Understanding the Regional Economy
"People are overwhelmed by what's going on in the economy right now," says Stephen Fuller, director of the School of Public Policy's Center for Regional Analysis. "We can help businesses, governments, and individuals feel more comfortable, so when they read the newspaper they understand what to expect."
Fuller has spoken to more than 100 audiences including chambers of commerce and associations since September. Behind Fuller's reports to the community on what's in store for the local economy are years of information gathering and analysis.
Fuller joined the center in 1994 and took over it in 2002 from Roger Stough, the current vice president of research and economic development for the university, who started the center with School of Public Policy Dean Kingsley Haynes in 1992.
The center has amassed a wealth of data. One database houses information on the Washington economy since 1978, and Fuller has compiled a 1,400-word report on nine specific indicators of the Washington economy performance every month since February 1991.

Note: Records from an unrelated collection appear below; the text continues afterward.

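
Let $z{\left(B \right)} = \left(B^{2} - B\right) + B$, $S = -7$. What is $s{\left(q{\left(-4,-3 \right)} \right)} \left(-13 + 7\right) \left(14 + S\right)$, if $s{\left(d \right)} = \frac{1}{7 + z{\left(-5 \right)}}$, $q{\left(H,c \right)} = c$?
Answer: $- \frac{21}{16} \approx -1.3125$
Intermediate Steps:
$z{\left(B \right)} = B^{2}$
$s{\left(d \right)} = \frac{1}{32}$ ($s{\left(d \right)} = \frac{1}{7 + \left(-5\right)^{2}} = \frac{1}{7 + 25} = \frac{1}{32}$)
$s{\left(q{\left(-4,-3 \right)} \right)} \left(-13 + 7\right) \left(14 + S\right) = \frac{\left(-13 + 7\right) \left(14 - 7\right)}{32} = \frac{\left(-6\right) 7}{32} = \frac{1}{32} \left(-42\right) = - \frac{21}{16}$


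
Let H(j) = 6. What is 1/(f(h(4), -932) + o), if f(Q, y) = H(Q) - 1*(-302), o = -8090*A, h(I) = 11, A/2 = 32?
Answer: -1/517452 ≈ -1.9325e-6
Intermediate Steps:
A = 64 (A = 2*32 = 64)
o = -517760 (o = -8090*64 = -517760)
f(Q, y) = 308 (f(Q, y) = 6 - 1*(-302) = 6 + 302 = 308)
1/(f(h(4), -932) + o) = 1/(308 - 517760) = 1/(-517452) = -1/517452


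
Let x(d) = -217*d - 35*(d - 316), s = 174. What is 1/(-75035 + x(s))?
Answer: -1/107823 ≈ -9.2745e-6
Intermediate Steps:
x(d) = 11060 - 252*d (x(d) = -217*d - 35*(-316 + d) = -217*d + (11060 - 35*d) = 11060 - 252*d)
1/(-75035 + x(s)) = 1/(-75035 + (11060 - 252*174)) = 1/(-75035 + (11060 - 43848)) = 1/(-75035 - 32788) = 1/(-107823) = -1/107823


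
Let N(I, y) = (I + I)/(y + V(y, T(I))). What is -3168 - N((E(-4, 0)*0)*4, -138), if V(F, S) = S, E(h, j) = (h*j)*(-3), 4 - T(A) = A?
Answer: -3168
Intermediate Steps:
T(A) = 4 - A
E(h, j) = -3*h*j
N(I, y) = 2*I/(4 + y - I) (N(I, y) = (I + I)/(y + (4 - I)) = (2*I)/(4 + y - I) = 2*I/(4 + y - I))
-3168 - N((E(-4, 0)*0)*4, -138) = -3168 - 2*(-3*(-4)*0*0)*4/(4 - 138 - -3*(-4)*0*0*4) = -3168 - 2*(0*0)*4/(4 - 138 - 0*0*4) = -3168 - 2*0*4/(4 - 138 - 0*4) = -3168 - 2*0/(4 - 138 - 1*0) = -3168 - 2*0/(4 - 138 + 0) = -3168 - 2*0/(-134) = -3168 - 2*0*(-1)/134 = -3168 - 1*0 = -3168 + 0 = -3168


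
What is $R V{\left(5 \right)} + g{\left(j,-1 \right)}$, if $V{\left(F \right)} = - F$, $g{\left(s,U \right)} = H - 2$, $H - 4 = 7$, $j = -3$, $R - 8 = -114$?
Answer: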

Together with John McClain, deputy director of the center, and Lisa Ann Sturtevant, PhD Public Policy '06, Fuller tackles the area's big issues—housing, transportation, and employment—and forecasts the future of the Washington, D.C., metropolitan area. All three also teach in the School of Public Policy.
"We've been able to track the Washington area economy for four recessions now," Fuller says. "This isn't the first recession. We've had 11 recessions since World War II. They are not the same, but there are lessons from one to the next that allow us some insight." Fuller also notes that the center has forward-looking indicators that help tell how the economy's going to recover and when it's going to recover. "So we track the future, looking out 8 to 12 months," says Fuller.
Perhaps the most important part of the center's work is its community outreach, sharing the analysis it has conducted with local businesses and governments so they can make informed decisions.
"Part of our success is that we provide practical, applied research," says McClain. "It has applicability and helps our clients in the day-to-day decisions they have to make."
And the center's clients agree. Cardinal Bank, who cohosts an annual economic forecasting conference with the center, has sought out Fuller and his team's analyses for nearly 20 years. The bank has used the center's economic analyses of federal procurement spending—a specialty of Fuller's—to develop strategies for its lending.
"They bring value to our clients and the community," says Kevin Reynolds, president of Cardinal Bank. "They're able to digest vast amounts of economic data and put it into summary statements that really give clarity as to the direction of the regional economy."
"Much of what we do is a public service, and I think it's important for Mason as a public university to be able to do this," Fuller says.